Though they think they have you trapped, that you’re up against the wall

You are flying in Truth’s skies, even as your shadow falls 

Jailers never rest easy settled in their own prison 

All fearing that what they do will one day be done to them

Fearing what they have become, fearing mirrors and eyes of friends

If you call your brothers “beasts,” then you’ve become one of them 

Evil’s sword has no handle, it is pointed at both ends 

One carves up skin, flesh, and bone, the other, hearts, souls, it rends 

The drumbeats of the protests, wounded hearts echo the same

Though the leaders try to hush and broadcasters all proclaim: 

“Until they die, flee, submit, our crusade will not relent 

And if any should ask why, we reply that ‘God wills it!’” 

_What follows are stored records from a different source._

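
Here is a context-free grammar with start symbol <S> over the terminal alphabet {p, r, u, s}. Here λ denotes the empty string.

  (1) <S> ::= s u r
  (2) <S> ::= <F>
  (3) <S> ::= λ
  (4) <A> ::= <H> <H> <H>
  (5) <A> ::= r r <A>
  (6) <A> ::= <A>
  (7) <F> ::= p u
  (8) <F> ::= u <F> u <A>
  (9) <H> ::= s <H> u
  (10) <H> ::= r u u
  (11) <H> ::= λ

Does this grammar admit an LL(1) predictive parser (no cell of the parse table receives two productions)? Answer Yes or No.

FIRST(<S>) = {λ, p, s, u}
FIRST(<A>) = {λ, r, s}
FIRST(<F>) = {p, u}
FIRST(<H>) = {λ, r, s}
FOLLOW(<S>) = {$}
FOLLOW(<A>) = {$, u}
FOLLOW(<F>) = {$, u}
FOLLOW(<H>) = {$, r, s, u}
Cell M[<A>, $] receives both <A> ::= <H> <H> <H> and <A> ::= <A> — the grammar is not LL(1).

No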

“As long as my order reigns, I’ll be damned if I explain 

Why fear’s walls, hate’s open flame, and the guns must all remain” 

But as all the TVs fade, and the drums of war subside 

In the quiet of the dawn, comes a child’s soft reply: 

“If you burn us down to coals, and then squeeze us in a vice 

You’ll have made some small diamonds that will shatter you like ice” 

Gaza, you’re the most stubborn, the smallest of all beauties 

And the loveliest of all from your people’s bravery 

Though you’re scarred and cut, limping, half-starved, sleepless through the nights

You rise up like the new moon, beauty marks upon faith’s light 

All betrayed you and then wept, when you rose, refused to die

And we’re all ashamed to stand before your unflinching sight 

God please water this poor land drenched by tears, fire, and blood

Yā Shāfī heal al-Shifa’, nurture hope’s fragile heart-buds 

Bring them into Your gardens—they’ve walked through Hell’s shadow’s blight

— Underneath which rivers’ flow: rest, repose, peace, and delight 

Stop and pause and weep for our beloveds, their ruined campsites

We must live this land’s daylight or we’ll share its graves’ dark nights 


Oludamini Ogunnaike is an Associate Professor of African Religious Thought at the University of Virginia. His research is focused on Sufism in West Africa and Sufi poetry, as well as indigenous African traditions, especially Ifa. He is the author of Deep Knowledge: Ways of Knowing in Sufism and Ifa, Two West African Intellectual Traditions (PSU Press, 2020), Poetry in Praise of Prophetic Perfection: West African Madīh Poetry and its Precedents (Islamic Texts Society, 2020), and The Book of Clouds (Fons Vitae, 2024).